In an article from Parents Magazine, the author, Kate Bayless, provides the following definition: Reactive attachment disorder and the related disinhibited social engagement disorder are rare but serious disorders that can afflict children who have failed to form normal, developmentally appropriate attachments to a caregiver. RAD causes children to become emotionally withdrawn toward adult caregivers, and children with DSED demonstrate a lack of inhibition when it comes to interacting with unfamiliar adults.

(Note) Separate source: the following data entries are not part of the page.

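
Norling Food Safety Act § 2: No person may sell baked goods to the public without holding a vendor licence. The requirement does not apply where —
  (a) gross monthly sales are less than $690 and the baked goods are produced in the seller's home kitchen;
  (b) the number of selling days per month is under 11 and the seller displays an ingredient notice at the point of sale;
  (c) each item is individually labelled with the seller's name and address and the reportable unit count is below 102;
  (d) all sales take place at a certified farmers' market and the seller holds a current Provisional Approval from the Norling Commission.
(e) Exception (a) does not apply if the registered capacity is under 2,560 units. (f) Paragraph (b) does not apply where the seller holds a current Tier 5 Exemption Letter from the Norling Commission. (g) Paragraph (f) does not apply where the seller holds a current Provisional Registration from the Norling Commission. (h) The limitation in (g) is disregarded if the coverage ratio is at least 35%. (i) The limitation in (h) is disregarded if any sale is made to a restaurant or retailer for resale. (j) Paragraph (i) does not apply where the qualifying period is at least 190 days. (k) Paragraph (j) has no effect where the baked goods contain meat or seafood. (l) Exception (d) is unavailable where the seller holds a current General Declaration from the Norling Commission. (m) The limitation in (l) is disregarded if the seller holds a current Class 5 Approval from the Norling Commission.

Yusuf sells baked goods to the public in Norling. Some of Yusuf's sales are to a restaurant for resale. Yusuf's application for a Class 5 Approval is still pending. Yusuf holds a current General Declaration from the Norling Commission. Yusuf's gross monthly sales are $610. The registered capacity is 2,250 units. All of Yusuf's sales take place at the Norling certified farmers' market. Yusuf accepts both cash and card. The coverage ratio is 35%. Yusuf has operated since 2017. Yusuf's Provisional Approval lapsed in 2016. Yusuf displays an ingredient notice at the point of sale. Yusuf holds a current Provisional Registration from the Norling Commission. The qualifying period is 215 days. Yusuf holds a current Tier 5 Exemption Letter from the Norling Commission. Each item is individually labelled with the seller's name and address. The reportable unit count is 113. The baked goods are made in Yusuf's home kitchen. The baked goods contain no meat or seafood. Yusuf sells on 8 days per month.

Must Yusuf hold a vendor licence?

Yes — Yusuf must hold a vendor licence.

Exception (a) is satisfied on its face — gross monthly sales are $610, less than the $690 limit; the baked goods are home-kitchen produced. However, paragraph (e) must be considered: (e) is triggered — the registered capacity is 2,250 units, under the 2,560 units limit. So (a) is unavailable.
Exception (b) is satisfied on its face — the number of selling days per month is 8, under the 11 limit; an ingredient notice is displayed. However, paragraphs (f)–(k) must be considered: (f) operates against (b): a current Tier 5 Exemption Letter is held. (g) applies (a current Provisional Registration is held), but yields to (h): (h) operates against (g): the coverage ratio is 35%, meeting the 35% threshold. (i) would limit (h) — some sales are to a restaurant for resale — but (j) sets (i) aside: (j) operates against (i): the qualifying period is 215 days, meeting the 190 days threshold. (k) is not engaged (the baked goods contain no meat or seafood), so (j) stands. Exception (b) does not apply.
Exception (c) fails — the reportable unit count is 113, not below 102.
Exception (d) fails — the Provisional Approval is not current.
No exception is made out. Yusuf falls within the general rule.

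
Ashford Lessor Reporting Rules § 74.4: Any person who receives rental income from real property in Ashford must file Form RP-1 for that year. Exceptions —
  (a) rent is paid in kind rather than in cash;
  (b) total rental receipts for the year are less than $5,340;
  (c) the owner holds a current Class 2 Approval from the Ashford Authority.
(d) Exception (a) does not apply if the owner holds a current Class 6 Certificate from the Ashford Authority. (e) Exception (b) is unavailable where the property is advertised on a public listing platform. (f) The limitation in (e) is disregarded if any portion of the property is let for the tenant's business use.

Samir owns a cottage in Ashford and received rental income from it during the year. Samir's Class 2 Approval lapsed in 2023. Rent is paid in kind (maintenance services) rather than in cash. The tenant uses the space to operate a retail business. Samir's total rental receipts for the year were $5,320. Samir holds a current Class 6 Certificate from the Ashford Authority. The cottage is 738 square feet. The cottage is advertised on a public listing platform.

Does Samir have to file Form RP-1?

No — exception (b) applies; Samir is not required to file Form RP-1.

Exception (a)'s conditions are all satisfied: rent is paid in kind. But: (d) applies — a current Class 6 Certificate is held. So (a) is unavailable.
All of (b)'s requirements are met (total rental receipts for the year are $5,320, less than the $5,340 limit). Under paragraphs (e)–(f): (e) applies (the property is publicly advertised), but is displaced by (f): (f) operates against (e): the space is let for business use. Exception (b) stands.
Exception (c) does not apply: no current Class 2 Approval is held.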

Sad school girl sitting on bench in park, lost kid, waiting for parents

Bayless shares that these two conditions are included in The Diagnostic and Statistical Manual of Mental Disorders (DSM) and describe children with RAD as demonstrating “a consistent pattern of inhibited, emotionally withdrawn behavior toward adult caregivers” and “a persistent social and emotional disturbance.” This manifests itself “as social withdrawal and very shallow emotional responses.” This means that when a RAD child is distressed, they do not return to their caregiver and often react very negatively when that caregiver offers warmth and comfort. 

The second diagnosis shared in this article is one that I think many of us have not heard of before. The author shares that the DSM describes DSED as “a pattern of behavior in which a child actively approaches and interacts with unfamiliar adults in an impulsive, incautious, and overfamiliar way.” Children with DSED “approach unfamiliar adults without hesitation and may seek comfort from perfect strangers, instead of turning to their new attachment figure for comfort.”  

It’s helpful to appreciate the uniqueness of this diagnosis for children who respond to complete strangers without the kind of hesitation we expect from children as a self-protective behavior. These children can be an easy target for predators because they lack the filters that would protect them from instantly trusting and connecting. The ways they attach to others does not lead to safe and secure relationships built on trust developed over time. Rather their connections with others are superficial and lacking in the depth of meaningful relationships that are reserved for those in their inter-network of family and close friends.

Sad, depressed, unhappy schoolgirl feeling lonely and hopeless sitting on stairs with dark light.

Without supporting data, I wonder if there are degrees of this condition and some of the adult relationships that involve people who instantly connect with others without exploring how safe and trustworthy others are. These relationships would seem doomed to failure because they would be lacking in the depth and sincerity of healthy relationships.

I think it is important to put diagnoses like RAD and DSED on continuums in terms of their severity. Interventions and therapies that are provided by those well-educated in the treatment of children with these attachment disorders have the potential to help children experience healthier forms of attachment. The mind and brain of children, as well as adults, is amazing with great potential for healing and recovery from trauma, including the traumas associated with highly insecure attachment.

Invitation for Reflections:

  1. Have you ever experienced or observed a child with either Reactive Attachment Disorder or Disinhibited Social Engagement Disorder? Were you aware of the diagnosis or does this information now clarify for you what that child might be experiencing?
  2. Specifically, how does this diagnosis of DSED help you better understand how a child with severe attachment disorder might behave when meeting new people?
  3. How might this information help you relate to parents who have children with either one of these disorders?